The changes will support small businesses, live music and cultural venues to get back up on their feet once COVID-19 restrictions are lifted. Crucially, the objective of the liquor act will now include the need to consider employment opportunities for live music, arts and cultural activity.
The changes will also see the creation of special entertainment precincts to encourage live music and cultural activity in city centres and regions throughout NSW. From the City of Sydney to Local Governments across metropolitan and regional NSW, Councils will be able unlock the potential of local economic areas.
The amendments to liquor licensing, planning and local government legislation include provisions to:
- Establish cultural and entertainment precincts to foster live music and cultural activity
- Remove entertainment conditions in venues including the type of music, instruments or number of musicians
- Incentivise live music and cultural activity through license discounts and extended trading for venues including participating venues in the NSW Government Great Southern Nights program
- Integrated licensing and planning processes and the removal of restrictions on mirror-balls and dancing and the elimination of entertainment prohibitions on restaurants and small bars
- A streamlined process to enable the creation of small bars and live music and small arts spaces
- The power for local councils to remove entertainment bans with new planning rules prohibiting councils from regulating music genres, types of instruments, and numbers of performers
- Low impact live entertainment to be classified as exempt development under planning regulations
- Temporary measures for the period of the COVID-19 pandemic to allow local councils to encourage the use of outdoor space for outdoor dining and performance to assist with social distancing measures.
Similar reforms have been overseen by states and territories around the country including the development of entertainment precincts in Queensland, Western Australia and the Australian Capital Territory, live music licensing incentives in the Northern Territory and planning controls in South Australia and Victoria.

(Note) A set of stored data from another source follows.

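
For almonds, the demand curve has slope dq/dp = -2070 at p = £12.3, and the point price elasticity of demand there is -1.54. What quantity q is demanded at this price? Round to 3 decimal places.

Ed = (dq/dp)·(p/q) ⇒ q = (dq/dp)·p/Ed = (-2070)·12.3/(-1.54) = 16533.11688…

16533.117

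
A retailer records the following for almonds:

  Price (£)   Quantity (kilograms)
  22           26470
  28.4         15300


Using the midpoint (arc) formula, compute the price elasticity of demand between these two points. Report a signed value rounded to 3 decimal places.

%ΔQ = (15300 − 26470) / [(26470 + 15300)/2] = -11170/20885 = -0.534833…
%ΔP = (28.4 − 22) / [(22 + 28.4)/2] = 6.4/25.2 = 0.253968…
Arc Ed = %ΔQ / %ΔP = (-11170/20885) / (6.4/25.2) = -2.10590…

-2.106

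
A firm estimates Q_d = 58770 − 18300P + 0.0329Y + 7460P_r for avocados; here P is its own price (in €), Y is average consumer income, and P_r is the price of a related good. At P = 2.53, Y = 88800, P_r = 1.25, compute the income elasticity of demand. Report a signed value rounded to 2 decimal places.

0.12

At the given values, Q_d = 58770 − 18300(2.53) + 0.0329(88800) + 7460(1.25) = 24717.52.
∂Q_d/∂Y = 0.0329.
E = (0.0329) × (88800/24717.52) = 0.1181…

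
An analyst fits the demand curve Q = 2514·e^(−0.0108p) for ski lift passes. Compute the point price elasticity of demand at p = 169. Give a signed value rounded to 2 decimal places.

dQ/dp = −0.0108·Q = -4.37638. At p = 169, Q = 405.22.
Ed = (dQ/dp)·(p/Q) = (-4.37638) × (169/405.22) = -1.8252

-1.83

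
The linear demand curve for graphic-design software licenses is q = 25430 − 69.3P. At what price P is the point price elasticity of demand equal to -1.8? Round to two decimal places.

235.90

Ed = −69.3P/(25430 − 69.3P). Set this equal to -1.8:
69.3P = 1.8·(25430 − 69.3P) ⇒ 69.3P(1 + 1.8) = 1.8·25430
P = 1.8·25430 / (69.3·2.8) = 235.8998…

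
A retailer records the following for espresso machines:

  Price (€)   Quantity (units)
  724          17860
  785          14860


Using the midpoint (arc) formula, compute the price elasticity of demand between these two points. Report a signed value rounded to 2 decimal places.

-2.27

%ΔQ = (14860 − 17860) / [(17860 + 14860)/2] = -3000/16360 = -0.183374…
%ΔP = (785 − 724) / [(724 + 785)/2] = 61/754.5 = 0.080848…
Arc Ed = %ΔQ / %ΔP = (-3000/16360) / (61/754.5) = -2.2681…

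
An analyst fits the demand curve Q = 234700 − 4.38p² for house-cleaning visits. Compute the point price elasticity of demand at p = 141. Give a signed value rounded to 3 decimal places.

-1.180

dQ/dp = −2·4.38·p = -1235.16. At p = 141, Q = 147621.22.
Ed = (dQ/dp)·(p/Q) = (-1235.16) × (141/147621.22) = -1.17975…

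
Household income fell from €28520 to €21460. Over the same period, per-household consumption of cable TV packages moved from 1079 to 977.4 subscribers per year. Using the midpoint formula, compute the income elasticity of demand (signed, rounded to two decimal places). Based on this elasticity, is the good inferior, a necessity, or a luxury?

%ΔQ = (977.4 − 1079)/[( 1079 + 977.4)/2] = -101.6/1028.2 = -0.098813…
%ΔIncome = (21460 − 28520)/[( 28520 + 21460)/2] = -7060/24990 = -0.282513…
E_income = (-101.6/1028.2) / (-7060/24990) = 0.3497…
0 < E_income < 1 ⇒ normal good, necessity.

0.35; necessity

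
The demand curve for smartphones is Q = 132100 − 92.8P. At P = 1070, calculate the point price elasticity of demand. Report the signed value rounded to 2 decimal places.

dQ/dP = −92.8. At P = 1070, Q = 132100 − 92.8(1070) = 32804.
Ed = (dQ/dP)·(P/Q) = −92.8 × (1070/32804) = -3.0269…

-3.03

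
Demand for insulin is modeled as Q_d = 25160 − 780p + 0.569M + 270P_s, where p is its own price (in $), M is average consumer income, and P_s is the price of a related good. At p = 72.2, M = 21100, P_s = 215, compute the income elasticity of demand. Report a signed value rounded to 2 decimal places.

0.31

At the given values, Q_d = 25160 − 780(72.2) + 0.569(21100) + 270(215) = 38899.9.
∂Q_d/∂M = 0.569.
E = (0.569) × (21100/38899.9) = 0.3086…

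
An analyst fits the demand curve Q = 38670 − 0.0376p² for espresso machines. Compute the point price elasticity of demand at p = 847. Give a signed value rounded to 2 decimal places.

dQ/dp = −2·0.0376·p = -63.6944. At p = 847, Q = 11695.4216.
Ed = (dQ/dp)·(p/Q) = (-63.6944) × (847/11695.4216) = -4.6128…

-4.61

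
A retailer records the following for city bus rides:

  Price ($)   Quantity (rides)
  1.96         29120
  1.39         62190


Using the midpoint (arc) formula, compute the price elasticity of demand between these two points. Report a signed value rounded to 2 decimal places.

-2.13

%ΔQ = (62190 − 29120) / [(29120 + 62190)/2] = 33070/45655 = 0.724345…
%ΔP = (1.39 − 1.96) / [(1.96 + 1.39)/2] = -0.57/1.675 = -0.340298…
Arc Ed = %ΔQ / %ΔP = (33070/45655) / (-0.57/1.675) = -2.1285…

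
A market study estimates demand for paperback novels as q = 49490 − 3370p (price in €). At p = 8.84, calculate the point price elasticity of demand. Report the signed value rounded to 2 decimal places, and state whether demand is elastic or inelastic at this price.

-1.51; elastic

dq/dp = −3370. At p = 8.84, q = 49490 − 3370(8.84) = 19699.2.
Ed = (dq/dp)·(p/q) = −3370 × (8.84/19699.2) = -1.5122…
|Ed| = 1.51 > 1, so demand is elastic.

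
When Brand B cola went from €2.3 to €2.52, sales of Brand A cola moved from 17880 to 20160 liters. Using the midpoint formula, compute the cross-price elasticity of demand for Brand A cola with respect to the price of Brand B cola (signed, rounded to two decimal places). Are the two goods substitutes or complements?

%ΔQ_{Brand A cola} = (20160 − 17880)/avg = 2280/19020 = 0.119873…
%ΔP_{Brand B cola} = (2.52 − 2.3)/avg = 0.22/2.41 = 0.091286…
E_cross = (2280/19020) / (0.22/2.41) = 1.3131…
E_cross > 0 ⇒ the goods are substitutes.

1.31; substitutes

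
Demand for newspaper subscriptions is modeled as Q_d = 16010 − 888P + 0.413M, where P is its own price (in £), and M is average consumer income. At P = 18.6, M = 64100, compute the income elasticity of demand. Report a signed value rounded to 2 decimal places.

1.02

At the given values, Q_d = 16010 − 888(18.6) + 0.413(64100) = 25966.5.
∂Q_d/∂M = 0.413.
E = (0.413) × (64100/25966.5) = 1.0195…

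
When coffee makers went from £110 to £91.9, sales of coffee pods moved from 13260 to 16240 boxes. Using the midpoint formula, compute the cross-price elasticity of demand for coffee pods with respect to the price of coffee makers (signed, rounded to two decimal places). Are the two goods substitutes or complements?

%ΔQ_{coffee pods} = (16240 − 13260)/avg = 2980/14750 = 0.202033…
%ΔP_{coffee makers} = (91.9 − 110)/avg = -18.1/100.95 = -0.179296…
E_cross = (2980/14750) / (-18.1/100.95) = -1.1268…
E_cross < 0 ⇒ the goods are complements.

-1.13; complements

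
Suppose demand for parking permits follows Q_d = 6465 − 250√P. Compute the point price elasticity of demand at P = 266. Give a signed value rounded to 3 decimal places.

-0.854

dQ_d/dP = −250/(2√P) = -7.66424. At P = 266, Q_d = 2387.62.
Ed = (dQ_d/dP)·(P/Q_d) = (-7.66424) × (266/2387.62) = -0.85385…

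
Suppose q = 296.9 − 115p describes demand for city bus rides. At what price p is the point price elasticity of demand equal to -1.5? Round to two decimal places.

Ed = −115p/(296.9 − 115p). Set this equal to -1.5:
115p = 1.5·(296.9 − 115p) ⇒ 115p(1 + 1.5) = 1.5·296.9
p = 1.5·296.9 / (115·2.5) = 1.5490…

1.55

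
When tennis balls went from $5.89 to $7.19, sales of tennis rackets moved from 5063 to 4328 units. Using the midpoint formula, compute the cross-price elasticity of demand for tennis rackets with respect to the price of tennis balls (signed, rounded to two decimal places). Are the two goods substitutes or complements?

-0.79; complements

%ΔQ_{tennis rackets} = (4328 − 5063)/avg = -735/4695.5 = -0.156532…
%ΔP_{tennis balls} = (7.19 − 5.89)/avg = 1.3/6.54 = 0.198776…
E_cross = (-735/4695.5) / (1.3/6.54) = -0.7874…
E_cross < 0 ⇒ the goods are complements.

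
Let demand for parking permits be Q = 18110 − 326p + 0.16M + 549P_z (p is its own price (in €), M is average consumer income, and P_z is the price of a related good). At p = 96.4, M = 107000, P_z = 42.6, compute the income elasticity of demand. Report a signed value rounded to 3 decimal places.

At the given values, Q = 18110 − 326(96.4) + 0.16(107000) + 549(42.6) = 27191.
∂Q/∂M = 0.16.
E = (0.16) × (107000/27191) = 0.62962…

0.630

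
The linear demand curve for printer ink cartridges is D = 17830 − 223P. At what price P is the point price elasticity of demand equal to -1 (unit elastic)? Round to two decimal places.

Ed = −223P/(17830 − 223P). Set this equal to -1:
223P = 1·(17830 − 223P) ⇒ 223P(1 + 1) = 1·17830
P = 1·17830 / (223·2) = 39.9775…

39.98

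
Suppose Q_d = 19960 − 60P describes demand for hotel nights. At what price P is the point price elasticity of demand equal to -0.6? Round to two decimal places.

Ed = −60P/(19960 − 60P). Set this equal to -0.6:
60P = 0.6·(19960 − 60P) ⇒ 60P(1 + 0.6) = 0.6·19960
P = 0.6·19960 / (60·1.6) = 124.75

124.75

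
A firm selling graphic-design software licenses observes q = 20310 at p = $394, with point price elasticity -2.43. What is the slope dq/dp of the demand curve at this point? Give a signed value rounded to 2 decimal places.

-125.26

Ed = (dq/dp)·(p/q) ⇒ dq/dp = Ed·q/p = (-2.43)·20310/394 = -125.2621…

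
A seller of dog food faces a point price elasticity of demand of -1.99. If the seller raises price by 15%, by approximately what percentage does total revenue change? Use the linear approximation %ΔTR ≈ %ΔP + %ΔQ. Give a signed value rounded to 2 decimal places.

%ΔQ ≈ Ed × %ΔP = (-1.99) × (+15%) = -29.8500%
%ΔTR ≈ %ΔP + %ΔQ = (+15%) + (-29.8500%) = -14.8500%

-14.85%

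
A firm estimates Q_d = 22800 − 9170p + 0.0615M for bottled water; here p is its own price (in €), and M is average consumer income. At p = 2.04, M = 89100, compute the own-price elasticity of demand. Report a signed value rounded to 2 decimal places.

At the given values, Q_d = 22800 − 9170(2.04) + 0.0615(89100) = 9572.85.
∂Q_d/∂p = −9170.
E = (-9170) × (2.04/9572.85) = -1.9541…

-1.95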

Research shows that live music provides $16 billion worth of economic, cultural and social benefit to the nation, with every dollar spent on live music providing three dollars’ worth of benefits returned to the wider community.
As well as this, live music provides a vital benefit to associated industries including hospitality, tourism and regional economic development, fostering safe night time economy activity.
Tourism Research Australia data shows, investment in music and cultural events has one of the greatest impacts in increasing regional visitation. Music, in particular, is one of the highest value events that can drive overnight trips and provide a competitive advantage to regional areas.